Thursday, November 7, 2013

Practice

  In sports, there is one thing an athlete does not like but knows it is absolutely critical to performance during the game or event: Practice. The best athletes in the world practice and train for hours on end. The work-out is brutal, often more intense than the game itself. Why is this? The knowledgeable athletes understand that in practice, if they can endure the workouts that expend them beyond what a game-time situation will call for, then during that game, they will be able to pull out what they need when the game's end approaches. In football, much is said about the 2-minute drill. It is a drive where you may only have one or two timeouts and 80 or more yards to travel in just two minutes of time. The teams have already played 58 minutes of football which every down is stop-full sprint, stop-full sprint. A standard offense will snap the ball 60-80 times in a game. Every player on both sides of the ball need to be in tip-top shape so that when the 2-minute drill is needed, the offense can drive to score or the defense can make that iron-wall goal-line stand. And they way they do this is to practice for hours every week.

  There is more to practice than just conditioning and endurance. The best basketball players will shoot thousands of free throws in preparation for a game. Some high school coaches don't allow a player to sign on until he makes 1,000 free throws. Why is this? The coach knows the player knows how to shoot. The coach wants the player's muscles to know precisely how to shoot, the angle for the shot, the strength needed to make that angle, etc. In drills, the coach knows it does not take long for the players to grasp and understand the play they are doing. But the coach has them do it over and over and over again, well past the point of "getting it". The coach wants the players to the point where all the players have to do is hear the name of the play and they know precisely what to do without thinking about it. They also practice is so they can execute it with little variations that come about due to the scenario or opposing teams set up. The coach wants his players to react to situation the right way without thinking about it.
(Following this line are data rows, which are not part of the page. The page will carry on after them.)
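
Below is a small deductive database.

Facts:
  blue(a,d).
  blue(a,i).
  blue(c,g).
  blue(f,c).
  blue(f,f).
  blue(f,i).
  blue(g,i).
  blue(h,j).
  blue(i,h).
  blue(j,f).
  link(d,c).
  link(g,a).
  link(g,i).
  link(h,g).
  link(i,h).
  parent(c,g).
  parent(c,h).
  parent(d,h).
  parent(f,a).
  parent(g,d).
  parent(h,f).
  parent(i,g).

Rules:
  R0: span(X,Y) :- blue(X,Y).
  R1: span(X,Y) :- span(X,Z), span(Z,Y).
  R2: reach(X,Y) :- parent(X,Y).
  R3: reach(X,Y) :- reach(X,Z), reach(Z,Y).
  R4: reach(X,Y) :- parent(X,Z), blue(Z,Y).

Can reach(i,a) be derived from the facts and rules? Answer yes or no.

round 1: derive reach(c,g) via R2 from parent(c,g)
round 1: derive reach(c,h) via R2 from parent(c,h)
round 1: derive reach(d,h) via R2 from parent(d,h)
round 1: derive reach(f,a) via R2 from parent(f,a)
round 1: derive reach(g,d) via R2 from parent(g,d)
round 1: derive reach(h,f) via R2 from parent(h,f)
round 1: derive reach(i,g) via R2 from parent(i,g)
round 1: derive reach(c,i) via R4 from parent(c,g), blue(g,i)
round 1: derive reach(c,j) via R4 from parent(c,h), blue(h,j)
round 1: derive reach(d,j) via R4 from parent(d,h), blue(h,j)
round 1: derive reach(f,d) via R4 from parent(f,a), blue(a,d)
round 1: derive reach(f,i) via R4 from parent(f,a), blue(a,i)
round 1: derive reach(h,c) via R4 from parent(h,f), blue(f,c)
round 1: derive reach(h,i) via R4 from parent(h,f), blue(f,i)
round 1: derive reach(i,i) via R4 from parent(i,g), blue(g,i)
round 2: derive reach(c,c) via R3 from reach(c,h), reach(h,c)
round 2: derive reach(c,d) via R3 from reach(c,g), reach(g,d)
round 2: derive reach(c,f) via R3 from reach(c,h), reach(h,f)
round 2: derive reach(d,c) via R3 from reach(d,h), reach(h,c)
round 2: derive reach(d,f) via R3 from reach(d,h), reach(h,f)
round 2: derive reach(d,i) via R3 from reach(d,h), reach(h,i)
round 2: derive reach(f,g) via R3 from reach(f,i), reach(i,g)
round 2: derive reach(f,h) via R3 from reach(f,d), reach(d,h)
round 2: derive reach(f,j) via R3 from reach(f,d), reach(d,j)
round 2: derive reach(g,h) via R3 from reach(g,d), reach(d,h)
round 2: derive reach(g,j) via R3 from reach(g,d), reach(d,j)
round 2: derive reach(h,a) via R3 from reach(h,f), reach(f,a)
round 2: derive reach(h,d) via R3 from reach(h,f), reach(f,d)
round 2: derive reach(h,g) via R3 from reach(h,c), reach(c,g)
round 2: derive reach(h,h) via R3 from reach(h,c), reach(c,h)
round 2: derive reach(h,j) via R3 from reach(h,c), reach(c,j)
round 2: derive reach(i,d) via R3 from reach(i,g), reach(g,d)
round 3: derive reach(c,a) via R3 from reach(c,f), reach(f,a)
round 3: derive reach(d,a) via R3 from reach(d,f), reach(f,a)
round 3: derive reach(d,d) via R3 from reach(d,c), reach(c,d)
round 3: derive reach(d,g) via R3 from reach(d,c), reach(c,g)
round 3: derive reach(f,c) via R3 from reach(f,d), reach(d,c)
round 3: derive reach(f,f) via R3 from reach(f,d), reach(d,f)
round 3: derive reach(g,a) via R3 from reach(g,h), reach(h,a)
round 3: derive reach(g,c) via R3 from reach(g,d), reach(d,c)
round 3: derive reach(g,f) via R3 from reach(g,d), reach(d,f)
round 3: derive reach(g,g) via R3 from reach(g,h), reach(h,g)
round 3: derive reach(g,i) via R3 from reach(g,d), reach(d,i)
round 3: derive reach(i,c) via R3 from reach(i,d), reach(d,c)
round 3: derive reach(i,f) via R3 from reach(i,d), reach(d,f)
round 3: derive reach(i,h) via R3 from reach(i,d), reach(d,h)
round 3: derive reach(i,j) via R3 from reach(i,d), reach(d,j)
round 4: derive reach(i,a) via R3 from reach(i,c), reach(c,a)

yes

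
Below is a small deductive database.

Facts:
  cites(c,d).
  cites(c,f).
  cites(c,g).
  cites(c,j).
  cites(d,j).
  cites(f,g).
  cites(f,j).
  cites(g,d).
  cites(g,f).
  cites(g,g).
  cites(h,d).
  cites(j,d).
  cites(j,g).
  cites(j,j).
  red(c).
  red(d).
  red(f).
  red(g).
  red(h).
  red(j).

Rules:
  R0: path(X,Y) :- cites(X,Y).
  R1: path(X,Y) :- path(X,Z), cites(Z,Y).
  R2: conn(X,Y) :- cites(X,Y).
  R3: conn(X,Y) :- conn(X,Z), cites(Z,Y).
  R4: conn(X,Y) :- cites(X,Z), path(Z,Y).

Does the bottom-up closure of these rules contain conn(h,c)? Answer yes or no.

no

round 1: derive path(c,d) via R0 from cites(c,d)
round 1: derive path(c,f) via R0 from cites(c,f)
round 1: derive path(c,g) via R0 from cites(c,g)
round 1: derive path(c,j) via R0 from cites(c,j)
round 1: derive path(d,j) via R0 from cites(d,j)
round 1: derive path(f,g) via R0 from cites(f,g)
round 1: derive path(f,j) via R0 from cites(f,j)
round 1: derive path(g,d) via R0 from cites(g,d)
round 1: derive path(g,f) via R0 from cites(g,f)
round 1: derive path(g,g) via R0 from cites(g,g)
round 1: derive path(h,d) via R0 from cites(h,d)
round 1: derive path(j,d) via R0 from cites(j,d)
round 1: derive path(j,g) via R0 from cites(j,g)
round 1: derive path(j,j) via R0 from cites(j,j)
round 1: derive conn(c,d) via R2 from cites(c,d)
round 1: derive conn(c,f) via R2 from cites(c,f)
round 1: derive conn(c,g) via R2 from cites(c,g)
round 1: derive conn(c,j) via R2 from cites(c,j)
round 1: derive conn(d,j) via R2 from cites(d,j)
round 1: derive conn(f,g) via R2 from cites(f,g)
round 1: derive conn(f,j) via R2 from cites(f,j)
round 1: derive conn(g,d) via R2 from cites(g,d)
round 1: derive conn(g,f) via R2 from cites(g,f)
round 1: derive conn(g,g) via R2 from cites(g,g)
round 1: derive conn(h,d) via R2 from cites(h,d)
round 1: derive conn(j,d) via R2 from cites(j,d)
round 1: derive conn(j,g) via R2 from cites(j,g)
round 1: derive conn(j,j) via R2 from cites(j,j)
round 2: derive path(d,d) via R1 from path(d,j), cites(j,d)
round 2: derive path(d,g) via R1 from path(d,j), cites(j,g)
round 2: derive path(f,d) via R1 from path(f,g), cites(g,d)
round 2: derive path(f,f) via R1 from path(f,g), cites(g,f)
round 2: derive path(g,j) via R1 from path(g,d), cites(d,j)
round 2: derive path(h,j) via R1 from path(h,d), cites(d,j)
round 2: derive path(j,f) via R1 from path(j,g), cites(g,f)
round 2: derive conn(d,d) via R3 from conn(d,j), cites(j,d)
round 2: derive conn(d,g) via R3 from conn(d,j), cites(j,g)
round 2: derive conn(f,d) via R3 from conn(f,g), cites(g,d)
round 2: derive conn(f,f) via R3 from conn(f,g), cites(g,f)
round 2: derive conn(g,j) via R3 from conn(g,d), cites(d,j)
round 2: derive conn(h,j) via R3 from conn(h,d), cites(d,j)
round 2: derive conn(j,f) via R3 from conn(j,g), cites(g,f)
round 3: derive path(d,f) via R1 from path(d,g), cites(g,f)
round 3: derive path(h,g) via R1 from path(h,j), cites(j,g)
round 3: derive conn(d,f) via R3 from conn(d,g), cites(g,f)
round 3: derive conn(h,g) via R3 from conn(h,j), cites(j,g)
round 4: derive path(h,f) via R1 from path(h,g), cites(g,f)
round 4: derive conn(h,f) via R3 from conn(h,g), cites(g,f)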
  The same principle applies to our spiritual lives. God is not going to be satisfied with us just "learning the lesson". Why do we keep facing situations that we KNOW we have dealt with before? Sometimes it is because we "have a lesson to learn", but not always. There are times where God puts something in our path because we need to learn something. But there are also times where God puts us in situations where we have already learned the lesson long ago. It is that God thinks we forgot, but it is that God wants our spirits to be put in a situation in game-time so we will react as he wants us to without us having to think about it.

  The trials and temptations we face are often not because we have sinned. It is often because God is using those to PROVE our salvation and to prove our faith. Looking back to a very specific point in time when we said a prayer can be an indication of WHEN we got saved, but if we are depending on that moment to tell if we are saved, we are missing the point. A Christian life should bear the fruit of a Christian walk. If we have a significant difference between our Sunday morning in church and our Sunday afternoon-Saturday lifestyles, there is a very good reason to check out and see if you are saved. The trials and temptations we face, the spiritual practice and drills we face, they are there to show us that we are saved. I have been buffeted with intense spiritual warfare and I know I have more coming my way. But when those battles have come, I have stood strong, relied not on the prayer I said 22 1/2 years ago, but on the Gospel of Jesus Christ to get through the battle. That one particular encounter was a test. That was a game-time situation. And if I did not have the practice I had in the years prior, I would not have been able to endure through the battle. As I look back, I can see how I could have handled the battle better. And that is what more practice is for. To learn from our mistakes in the game, to prepare new moves, techniques, and tactics, and to better carry out what we already know. Game time is coming. Will we be ready to face it? Will we be able to endure through to the end of the race? And will we be able to overcome all our enemy's tactics to slow us down, trip us up, or knock us down? If we don't practice, we won't make it. We will burn out before we really get started. We have the victory in Christ, but we must walk it out. And we can't walk it out if we don't practice for it.